The poll question stem, which was posted throughout the week, is shown to the right. Here's my answer.
Let's start with direction. The electric field produced by a positive charge points away from the charge; the electric field produced by a negative charge points toward the charge. Since a negative charge produces this electric field, the direction is "toward the charge."
Now for the magnitude of the electric field. First of all, our students must be taught to use the variables given in the problem. I know that the textbook says that the electric field due to a charge is E = kq/r^2. This problem defined the distance from the charge as "L". Thus, we must use "L" and not "r" in the answer.

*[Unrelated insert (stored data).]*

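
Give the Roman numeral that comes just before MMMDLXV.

MMMDLXV = 3565, so the previous integer is 3565 - 1 = 3564

MMMDLXIV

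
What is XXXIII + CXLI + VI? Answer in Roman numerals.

XXXIII = 33, CXLI = 141, VI = 6
33 + 141 = 174
174 + 6 = 180

CLXXX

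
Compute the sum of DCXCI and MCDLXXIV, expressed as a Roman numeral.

DCXCI = 691
MCDLXXIV = 1474
691 + 1474 = 2165

MMCLXV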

Secondly, our students must understand what the word "magnitude" means. All vector quantities, including electric field, include an amount of something (the magnitude) and a direction. For example, a velocity might be 30 m/s toward the south. In this case, "30 m/s" is the velocity's magnitude, and "south" is the direction.

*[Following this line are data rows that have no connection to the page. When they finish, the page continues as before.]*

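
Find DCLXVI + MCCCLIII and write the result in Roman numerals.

DCLXVI = 666
MCCCLIII = 1353
666 + 1353 = 2019

MMXIX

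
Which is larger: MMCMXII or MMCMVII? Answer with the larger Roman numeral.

MMCMXII = 2912
MMCMVII = 2907
2912 is larger

MMCMXII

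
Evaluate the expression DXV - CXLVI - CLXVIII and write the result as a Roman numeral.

DXV = 515, CXLVI = 146, CLXVIII = 168
515 - 146 = 369
369 - 168 = 201

CCI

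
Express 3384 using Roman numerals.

Convert 3384 to Roman numerals:
  3384 contains 3×1000 (MMM)
  384 contains 3×100 (CCC)
  84 contains 1×50 (L)
  34 contains 3×10 (XXX)
  4 contains 1×4 (IV)

MMMCCCLXXXIV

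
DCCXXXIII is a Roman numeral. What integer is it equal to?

DCCXXXIII: D=500, C=100, C=100, X=10, X=10, X=10, I=1, I=1, I=1
500 + 100 + 100 + 10 + 10 + 10 + 1 + 1 + 1 = 733

733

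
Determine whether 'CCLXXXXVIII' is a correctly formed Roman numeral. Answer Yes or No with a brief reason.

'CCLXXXXVIII': More than 3 consecutive X's

No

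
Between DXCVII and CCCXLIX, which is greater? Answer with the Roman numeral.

DXCVII = 597
CCCXLIX = 349
597 is larger

DXCVII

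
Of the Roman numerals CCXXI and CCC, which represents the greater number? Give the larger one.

CCXXI = 221
CCC = 300
300 is larger

CCC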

Now, when a vector is constrained to one direction (or when we're dealing with components of a 2-d or 3-d vector), it is mathematically convenient to define a negative and a positive direction. If I'm working a kinematics problem with this car, I might call north the positive direction, in which case the velocity vector can be plugged in simply as "-30 m/s". But, importantly, the magnitude of this vector is still "30 m/s." The magnitude of a vector can not be negative!

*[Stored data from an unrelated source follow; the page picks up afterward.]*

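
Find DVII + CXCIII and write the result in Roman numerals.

DVII = 507
CXCIII = 193
507 + 193 = 700

DCC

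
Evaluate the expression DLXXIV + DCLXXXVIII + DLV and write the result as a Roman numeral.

DLXXIV = 574, DCLXXXVIII = 688, DLV = 555
574 + 688 = 1262
1262 + 555 = 1817

MDCCCXVII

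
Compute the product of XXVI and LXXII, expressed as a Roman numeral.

XXVI = 26
LXXII = 72
26 × 72 = 1872

MDCCCLXXII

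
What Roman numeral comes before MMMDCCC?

MMMDCCC = 3800; previous is 3799

MMMDCCXCIX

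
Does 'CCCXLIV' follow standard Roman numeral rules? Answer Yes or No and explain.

'CCCXLIV': Check the rules: uses only the symbols I, V, X, L, C, D, M; no symbol is repeated more than three times in a row; V, L and D each appear at most once; the only places a smaller symbol precedes a larger one are the allowed subtractive pairs XL, IV, the symbol right after such a pair (if any) is smaller than the pair's first symbol, and otherwise the values never increase from left to right. Value: C (100) + C (100) + C (100) + XL (40) + IV (4) = 344. So it is a valid standard Roman numeral.

Yes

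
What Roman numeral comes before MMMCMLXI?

MMMCMLXI = 3961, so the previous integer is 3961 - 1 = 3960

MMMCMLX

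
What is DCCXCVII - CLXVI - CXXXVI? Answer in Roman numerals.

DCCXCVII = 797, CLXVI = 166, CXXXVI = 136
797 - 166 = 631
631 - 136 = 495

CDXCV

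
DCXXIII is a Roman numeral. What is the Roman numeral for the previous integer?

DCXXIII = 623; previous is 622

DCXXII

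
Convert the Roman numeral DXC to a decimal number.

DXC: D=500, XC=90
500 + 90 = 590

590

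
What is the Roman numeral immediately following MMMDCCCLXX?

MMMDCCCLXX = 3870, so the next integer is 3870 + 1 = 3871

MMMDCCCLXXI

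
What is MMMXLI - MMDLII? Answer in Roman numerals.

MMMXLI = 3041
MMDLII = 2552
3041 - 2552 = 489

CDLXXXIX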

Electric field is a vector. When using equations regarding electric fields, never plug in the sign of the charge! use the equation to find the magnitude of an electric field or force. Then, use memorized facts to determine the direction of an electric field or force.
In this case, then, the negativeness of the charge producing the electric field does not affect the field's magnitude. The field has magnitude kq/L^2. The direction of the electric field is toward the charge.